Called by Treasury Sec Hank Paulson, George Soros “Fatally flawed” , “hoplessly conflicted”, “simply does not work”.
If Obama called in the board of Wal Mart and asked them them what to do with such a business model………….what do you think that they would suggest?
FLOOD THE CITY COUNSEL ROOMS WITH PEOPLE AND BRING IT TO THE ATTENTION OF THE CITY COUNSEL. THE LOCAL D.A. FILE CRIMINAL COMPLAINTS.
CHECK OUT THE CITY OF BELL IN THE LATIMES ARCHIVES + NEIL GARFIELDS ANALYSIS.

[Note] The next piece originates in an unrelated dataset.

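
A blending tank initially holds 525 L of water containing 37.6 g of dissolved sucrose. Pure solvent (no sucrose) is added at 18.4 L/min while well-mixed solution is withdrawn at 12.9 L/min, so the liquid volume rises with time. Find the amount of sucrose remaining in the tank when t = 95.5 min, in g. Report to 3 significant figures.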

BUT DO IT AT THE LOCAL LEVEL
“Common Law, TILA, RESPA, UDCPA will do just fine.”
The problem with this statement is that every lawyer I have spoken with says federal courts have NOT yet ruled responsibly and by law on these issues. The laws are there, in other words, but the judges aren’t buying it. Probably still ruling against giving a “free house”.
How then are we to rely on Common Law, TILA, RESPA, UDCPA?